Except You Ravish Me (Third)


So it's almost Valentine's Day, and I am feeling more and more alone with every passing day. I'm not feeling the lack of a partner as much as I'm suffering from the lack of affection. Real physical affection, the kind that is only found in relationships. Intimacy. You might think I'm talking about sex exclusively, but I'm not. Sex is easy; sex is affection with a clear end goal, sex is something everyone can have, and everyone can get. We all have the tools of seduction at our disposal.

What I'm missing is the casual language of gesture and touch that exists in a relationship. The lingering tap on the shoulder, the slow lazy swing of hands and fingers that refuse to untwine, the way two bodies fit together in sleep. You become a fraction of the larger whole when you're in a relationship. The dance of your bodies never rests. You are like two planets in motion, circling the sun at a predetermined speed, like a planet and its moon tugging, pulling each other back and forth, an ellipse curling into itself.

Please. Isn't it just too poetic? Isn't it just too fucking precious for words?

Lust and love, they bring out the best and worst in me, sometimes.

What I would give to feel – to even remember, with real clarity – the touch of a person who desires me.

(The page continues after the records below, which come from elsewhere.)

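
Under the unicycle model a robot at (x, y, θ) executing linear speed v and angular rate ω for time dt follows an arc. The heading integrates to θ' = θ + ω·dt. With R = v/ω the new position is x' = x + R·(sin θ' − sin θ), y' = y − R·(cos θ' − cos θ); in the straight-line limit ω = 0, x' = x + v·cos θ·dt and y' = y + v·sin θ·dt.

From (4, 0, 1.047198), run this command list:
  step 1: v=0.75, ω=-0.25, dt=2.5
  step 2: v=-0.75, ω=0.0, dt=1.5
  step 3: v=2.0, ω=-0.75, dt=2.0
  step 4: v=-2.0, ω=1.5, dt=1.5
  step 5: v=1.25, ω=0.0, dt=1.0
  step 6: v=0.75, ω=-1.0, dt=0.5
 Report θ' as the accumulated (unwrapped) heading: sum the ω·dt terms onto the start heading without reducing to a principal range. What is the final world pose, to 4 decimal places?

step 1: θ'=0.4222 (R=-3.0000) → pose (5.3688, 1.2366, 0.4222)
step 2: θ'=0.4222 (straight) → pose (4.3426, 0.7756, 0.4222)
step 3: θ'=-1.0778 (R=-2.6667) → pose (7.7844, -0.3949, -1.0778)
step 4: θ'=1.1722 (R=-1.3333) → pose (5.3810, -0.5084, 1.1722)
step 5: θ'=1.1722 (straight) → pose (5.8662, 0.6436, 1.1722)
step 6: θ'=0.6722 (R=-0.7500) → pose (6.0904, 0.9394, 0.6722)

(6.0904, 0.9394, 0.6722)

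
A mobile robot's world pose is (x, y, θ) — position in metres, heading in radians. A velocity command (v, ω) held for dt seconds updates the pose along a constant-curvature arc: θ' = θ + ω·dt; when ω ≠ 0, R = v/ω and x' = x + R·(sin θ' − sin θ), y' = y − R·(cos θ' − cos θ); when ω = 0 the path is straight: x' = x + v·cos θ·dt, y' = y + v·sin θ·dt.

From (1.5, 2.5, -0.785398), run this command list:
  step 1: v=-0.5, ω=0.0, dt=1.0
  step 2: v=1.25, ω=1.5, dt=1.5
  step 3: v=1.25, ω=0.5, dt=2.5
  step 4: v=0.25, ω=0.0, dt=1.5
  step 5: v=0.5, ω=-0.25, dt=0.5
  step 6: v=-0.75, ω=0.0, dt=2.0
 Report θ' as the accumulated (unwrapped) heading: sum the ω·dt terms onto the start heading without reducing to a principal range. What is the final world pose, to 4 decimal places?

step 1: θ'=-0.7854 (straight) → pose (1.1464, 2.8536, -0.7854)
step 2: θ'=1.4646 (R=0.8333) → pose (2.5643, 3.3545, 1.4646)
step 3: θ'=2.7146 (R=2.5000) → pose (1.1138, 5.8950, 2.7146)
step 4: θ'=2.7146 (straight) → pose (0.7724, 6.0503, 2.7146)
step 5: θ'=2.5896 (R=-2.0000) → pose (0.5519, 6.1678, 2.5896)
step 6: θ'=2.5896 (straight) → pose (1.8292, 5.3812, 2.5896)

(1.8292, 5.3812, 2.5896)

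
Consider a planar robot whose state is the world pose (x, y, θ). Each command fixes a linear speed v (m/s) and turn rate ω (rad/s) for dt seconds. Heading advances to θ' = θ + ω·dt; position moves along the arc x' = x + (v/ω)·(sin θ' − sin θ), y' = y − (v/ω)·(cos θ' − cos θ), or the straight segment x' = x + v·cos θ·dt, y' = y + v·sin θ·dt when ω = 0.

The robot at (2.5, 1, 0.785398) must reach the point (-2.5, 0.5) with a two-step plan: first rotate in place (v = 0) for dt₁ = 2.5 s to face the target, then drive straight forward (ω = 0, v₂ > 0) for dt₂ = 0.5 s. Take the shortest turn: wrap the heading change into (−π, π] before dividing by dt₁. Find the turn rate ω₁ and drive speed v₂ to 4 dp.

heading to target = atan2(0.5−1, -2.5−2.5) = -3.0419
Δθ = wrap(-3.0419 − 0.7854) = 2.4559; ω₁ = Δθ/dt₁ = 0.9823
distance = √((-2.5−2.5)² + (0.5−1)²) = 5.0249; v₂ = distance/dt₂ = 10.0499

ω₁ = 0.9823, v₂ = 10.0499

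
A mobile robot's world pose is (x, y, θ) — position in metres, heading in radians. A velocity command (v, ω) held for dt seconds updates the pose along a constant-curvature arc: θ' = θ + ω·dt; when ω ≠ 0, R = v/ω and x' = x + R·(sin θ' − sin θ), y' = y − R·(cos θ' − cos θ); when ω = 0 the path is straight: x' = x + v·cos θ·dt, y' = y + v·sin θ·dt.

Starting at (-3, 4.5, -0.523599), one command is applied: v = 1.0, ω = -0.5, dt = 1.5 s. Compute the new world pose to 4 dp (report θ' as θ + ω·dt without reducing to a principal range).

(-2.0877, 3.3536, -1.2736)

θ' = -0.5236 + -0.5·1.5 = -1.2736
R = v/ω = 1.0/-0.5 = -2.0000
x' = -3 + -2.0000·(sin -1.2736 − sin -0.5236) = -2.0877
y' = 4.5 − -2.0000·(cos -1.2736 − cos -0.5236) = 3.3536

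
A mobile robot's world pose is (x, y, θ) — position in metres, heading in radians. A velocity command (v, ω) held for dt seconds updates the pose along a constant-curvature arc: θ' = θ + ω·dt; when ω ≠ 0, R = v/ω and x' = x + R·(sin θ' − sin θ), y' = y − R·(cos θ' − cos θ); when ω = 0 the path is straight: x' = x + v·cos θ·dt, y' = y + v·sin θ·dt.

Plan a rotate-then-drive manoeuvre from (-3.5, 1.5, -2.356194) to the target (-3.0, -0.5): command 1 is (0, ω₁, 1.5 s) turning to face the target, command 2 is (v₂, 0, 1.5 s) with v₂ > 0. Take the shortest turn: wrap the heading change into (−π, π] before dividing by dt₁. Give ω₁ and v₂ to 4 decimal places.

ω₁ = 0.6869, v₂ = 1.3744

heading to target = atan2(-0.5−1.5, -3−-3.5) = -1.3258
Δθ = wrap(-1.3258 − -2.3562) = 1.0304; ω₁ = Δθ/dt₁ = 0.6869
distance = √((-3−-3.5)² + (-0.5−1.5)²) = 2.0616; v₂ = distance/dt₂ = 1.3744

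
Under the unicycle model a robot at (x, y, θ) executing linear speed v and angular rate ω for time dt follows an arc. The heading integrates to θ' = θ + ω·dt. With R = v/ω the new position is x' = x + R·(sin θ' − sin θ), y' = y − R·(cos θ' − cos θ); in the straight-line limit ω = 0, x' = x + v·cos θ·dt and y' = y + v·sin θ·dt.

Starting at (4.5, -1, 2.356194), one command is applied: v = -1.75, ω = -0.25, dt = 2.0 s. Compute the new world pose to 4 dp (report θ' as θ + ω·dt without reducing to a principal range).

θ' = 2.3562 + -0.25·2.0 = 1.8562
R = v/ω = -1.75/-0.25 = 7.0000
x' = 4.5 + 7.0000·(sin 1.8562 − sin 2.3562) = 6.2671
y' = -1 − 7.0000·(cos 1.8562 − cos 2.3562) = -3.9790

(6.2671, -3.9790, 1.8562)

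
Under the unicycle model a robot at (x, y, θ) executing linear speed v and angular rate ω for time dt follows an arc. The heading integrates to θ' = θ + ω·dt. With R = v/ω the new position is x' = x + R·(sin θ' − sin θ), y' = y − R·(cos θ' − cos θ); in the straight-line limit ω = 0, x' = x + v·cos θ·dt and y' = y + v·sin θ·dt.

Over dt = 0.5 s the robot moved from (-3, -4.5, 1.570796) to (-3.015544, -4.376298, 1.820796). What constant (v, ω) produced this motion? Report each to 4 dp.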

It doesn't matter how ugly I think I am on the outside, how little I suspect I deserve the affection of a man; I need love, and I need comfort, like anyone else.

I have sat in front of my computer for hours looking for a way to end this piece, something pithy, something that justifies my writing this. After staring at the screen waiting for the words to form themselves, I have decided to end with this.

You're not the only one feeling alone, and lonely, and lost, without a comforting touch on Valentine's day. I am alone too. If our fingers touch, briefly, if you happen to brush your hand across my leg or catch a strand of my hair on your lips – know that I feel it too, and my heart snags a bit at the memory of love, and lust sated.